Relocation of Lochness to Databank Datacenter

Dear Lochness Users,

We hope this message finds you well. We want to inform you of an upcoming significant event regarding our HPC (High-Performance Computing) cluster, lochness.njit.edu. The GITC datacenter is scheduled for demolition on November 1, 2023. In order to maintain the operation of our computing infrastructure, we will be relocating the cluster to the Databank colocation facility in Piscataway.

Key Details:

  • Cluster Shutdown Date: October 6th, 2023 at Noon
  • Anticipated Duration: Up to Seven Days
  • Operational Continuity: After the move the cluster will remain operational until the end of the semester.
  • User Migration: We are actively working on migrating all users to the new cluster, wulver.njit.edu, before the end of the semester.

Cluster Relocation Details:

The scheduled shutdown of the lochness.njit.edu cluster will take place on October 6th, 2023. We have estimated that the relocation process will require no longer than five days to complete. During this time, the cluster will not be accessible.
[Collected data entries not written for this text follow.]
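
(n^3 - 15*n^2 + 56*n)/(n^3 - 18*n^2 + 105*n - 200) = n*(n - 7)/(n^2 - 10*n + 25)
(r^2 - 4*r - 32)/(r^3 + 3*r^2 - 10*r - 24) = (r - 8)/(r^2 - r - 6)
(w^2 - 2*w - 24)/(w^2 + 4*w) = (w - 6)/w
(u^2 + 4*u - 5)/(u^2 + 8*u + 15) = (u - 1)/(u + 3)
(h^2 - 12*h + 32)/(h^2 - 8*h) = (h - 4)/h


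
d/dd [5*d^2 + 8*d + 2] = 10*d + 8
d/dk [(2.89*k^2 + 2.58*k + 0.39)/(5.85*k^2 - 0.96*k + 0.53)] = (-17.8674*k^2 - 1.4996*k + 1.7418)/(34.2225*k^4 - 11.232*k^3 + 7.1226*k^2 - 1.0176*k + 0.2809)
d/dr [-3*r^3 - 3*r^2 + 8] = 3*r*(-3*r - 2)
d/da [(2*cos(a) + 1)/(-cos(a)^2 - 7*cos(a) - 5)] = (-2*cos(a) - cos(2*a) + 2)*sin(a)/(cos(a)^2 + 7*cos(a) + 5)^2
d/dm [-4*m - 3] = -4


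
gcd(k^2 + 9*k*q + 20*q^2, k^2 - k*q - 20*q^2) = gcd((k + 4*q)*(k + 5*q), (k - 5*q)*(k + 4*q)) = k + 4*q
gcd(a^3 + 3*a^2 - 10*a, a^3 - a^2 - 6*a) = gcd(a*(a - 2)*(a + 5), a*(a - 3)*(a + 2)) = a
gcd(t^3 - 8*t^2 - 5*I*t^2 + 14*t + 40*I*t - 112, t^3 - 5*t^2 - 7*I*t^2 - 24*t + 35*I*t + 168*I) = t^2 + t*(-8 - 7*I) + 56*I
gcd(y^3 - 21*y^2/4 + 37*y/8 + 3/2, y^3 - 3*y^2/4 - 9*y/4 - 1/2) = y + 1/4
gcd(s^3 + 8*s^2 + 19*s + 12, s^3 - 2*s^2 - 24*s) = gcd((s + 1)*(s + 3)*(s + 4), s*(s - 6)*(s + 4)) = s + 4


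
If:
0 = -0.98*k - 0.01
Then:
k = -0.01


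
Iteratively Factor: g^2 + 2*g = (g)*(g + 2)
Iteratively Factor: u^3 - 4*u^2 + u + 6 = (u - 2)*(u^2 - 2*u - 3) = (u - 2)*(u + 1)*(u - 3)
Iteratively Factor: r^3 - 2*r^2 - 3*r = (r + 1)*(r^2 - 3*r) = r*(r + 1)*(r - 3)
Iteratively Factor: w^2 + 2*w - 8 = (w - 2)*(w + 4)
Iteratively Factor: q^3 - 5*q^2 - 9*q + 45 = (q - 5)*(q^2 - 9) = (q - 5)*(q - 3)*(q + 3)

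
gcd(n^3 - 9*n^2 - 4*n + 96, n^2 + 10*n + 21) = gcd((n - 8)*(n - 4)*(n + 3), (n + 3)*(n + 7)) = n + 3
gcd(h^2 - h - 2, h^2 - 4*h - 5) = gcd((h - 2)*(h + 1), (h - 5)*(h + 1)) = h + 1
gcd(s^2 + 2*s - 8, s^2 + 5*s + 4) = s + 4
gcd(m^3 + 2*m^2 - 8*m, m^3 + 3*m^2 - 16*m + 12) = m - 2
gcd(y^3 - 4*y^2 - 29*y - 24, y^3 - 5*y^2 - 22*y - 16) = y^2 - 7*y - 8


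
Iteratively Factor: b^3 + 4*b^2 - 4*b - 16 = (b + 2)*(b^2 + 2*b - 8) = (b - 2)*(b + 2)*(b + 4)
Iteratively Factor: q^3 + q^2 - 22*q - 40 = (q - 5)*(q^2 + 6*q + 8) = (q - 5)*(q + 4)*(q + 2)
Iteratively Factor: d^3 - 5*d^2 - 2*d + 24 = (d + 2)*(d^2 - 7*d + 12) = (d - 4)*(d + 2)*(d - 3)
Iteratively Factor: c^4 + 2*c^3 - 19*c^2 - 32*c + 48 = (c + 4)*(c^3 - 2*c^2 - 11*c + 12) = (c - 1)*(c + 4)*(c^2 - c - 12) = (c - 4)*(c - 1)*(c + 4)*(c + 3)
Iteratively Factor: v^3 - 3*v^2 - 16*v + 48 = (v - 3)*(v^2 - 16) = (v - 3)*(v + 4)*(v - 4)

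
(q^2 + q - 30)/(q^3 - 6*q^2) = (q^2 + q - 30)/(q^2*(q - 6))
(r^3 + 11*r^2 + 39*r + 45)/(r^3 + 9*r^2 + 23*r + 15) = (r + 3)/(r + 1)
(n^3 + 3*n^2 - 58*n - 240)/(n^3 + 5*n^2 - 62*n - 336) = (n + 5)/(n + 7)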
We understand the importance of uninterrupted access to computational resources, and we will make every effort to minimize downtime.

Operational Continuity:

Rest assured that we are committed to maintaining cluster availability for your research and academic needs. The lochness.njit.edu cluster will remain operational until the end of the current semester. This means that you will have access to its computing power throughout your ongoing projects and coursework.

User Migration:

Our team is actively working on the migration process to ensure a smooth transition for all users. We plan to migrate all users to the new cluster, wulver.njit.edu, well before the end of the semester. Detailed instructions and support will be provided to facilitate this transition, and we will keep you updated on the migration progress.

We understand that this relocation may raise questions or concerns, and we are here to address them. Please feel free to reach out to hpc@njit.edu you have any specific inquiries or require further information.

We appreciate your understanding and cooperation during this transitional period. The relocation of our HPC cluster is aimed at providing you with an improved and more reliable computing environment.

Thank you for your ongoing support and contributions to our research community.